There is also the argument for the fuel itself. Diesel produces more energy per litre than gasoline, is less volatile and is also cheaper in most countries.

The case for petrol engines

The first advantage of petrol-engine cars is that they are cheaper to buy. While some people argue that the overall cost of owning a diesel-powered vehicle is less eventually, the initial cost favours petrol engines. Diesel engines are more complicated and expensive to build, and that is reflected in the pricing. In addition to that, maintenance for fuel engines cost significantly less than that of diesel for the same reasons.

The heavy machinery in diesel engines also causes a noticeable noisiness about them. This can be very frustrating to deal with. Fortunately, petroleum engines do not have this problem. They run smoother and with less noise.

Petrol engines are also typically faster than diesel engines. They produce more horsepower and accelerate faster. However, this may no longer be the case with all diesel engines as newer versions are coming out with turbochargers and other speed enablers.


Choosing between a diesel-powered vehicle or a petrol engine boils down to personal preference and need. If you are using your car to do the heavy-duty lifting, then you are better off using a diesel-powered engine.

The distance you have to drive should also affect your choice. Fuel efficiency on diesel combustion may not be evident at smaller distance measurements. So, unless you’re doing a lot of long-distance travelling, a petrol engine may be the best for you.

It would be best if you also considered the resale proposition of your car. Diesel cars are generally believed to be more durable than petrol cars because of their stronger engines. As such, diesel engine vehicles have a higher resale value in comparison.

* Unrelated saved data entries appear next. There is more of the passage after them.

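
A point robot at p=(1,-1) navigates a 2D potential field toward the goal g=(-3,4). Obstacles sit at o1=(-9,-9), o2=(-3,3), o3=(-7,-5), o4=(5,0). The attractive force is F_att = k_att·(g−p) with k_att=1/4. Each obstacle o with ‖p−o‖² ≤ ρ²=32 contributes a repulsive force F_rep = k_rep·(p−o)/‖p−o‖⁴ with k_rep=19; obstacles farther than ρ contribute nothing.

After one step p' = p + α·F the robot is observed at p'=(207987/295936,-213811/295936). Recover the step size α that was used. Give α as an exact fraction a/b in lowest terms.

α = 1/4

F_att = 1/4·(g−p) = 1/4·(-4,5) = (-1.0000,1.2500)
o1: d²=164 > ρ²=32 → inactive
o2: d²=32 ≤ ρ²=32; F_rep = 19·(4,-4)/32² = (0.0742,-0.0742)
o3: d²=80 > ρ²=32 → inactive
o4: d²=17 ≤ ρ²=32; F_rep = 19·(-4,-1)/17² = (-0.2630,-0.0657)
F = F_att + ΣF_rep = (-1.1888,1.1100)
Δp = p'−p = (-0.2972,0.2775); α = Δx/Fx = (-87949/295936) / (-87949/73984) = 1/4
check: Δy/Fy = (82125/295936) / (82125/73984) = 1/4 ✓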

Making a decision on whether to get a diesel engine and a petrol engine is rather far from a zero sum affair. Given the advancements in automobile technology, you will not be missing out on too much regardless of your choice.

One Response to "Diesel Engine vs Petrol Engine: The Definitive Guide."

  1. Rattlerjake   Tuesday, February 18, 2020 at 4:03 AM

    Lets not forget to add that some diesel engines can also run on waste oil, vegetable oil, and/or black diesel (mix of waste oil or veg oil and diesel). Because these fuel sources are usually FREE, it can make operating cost considerably lower; just requires filtering.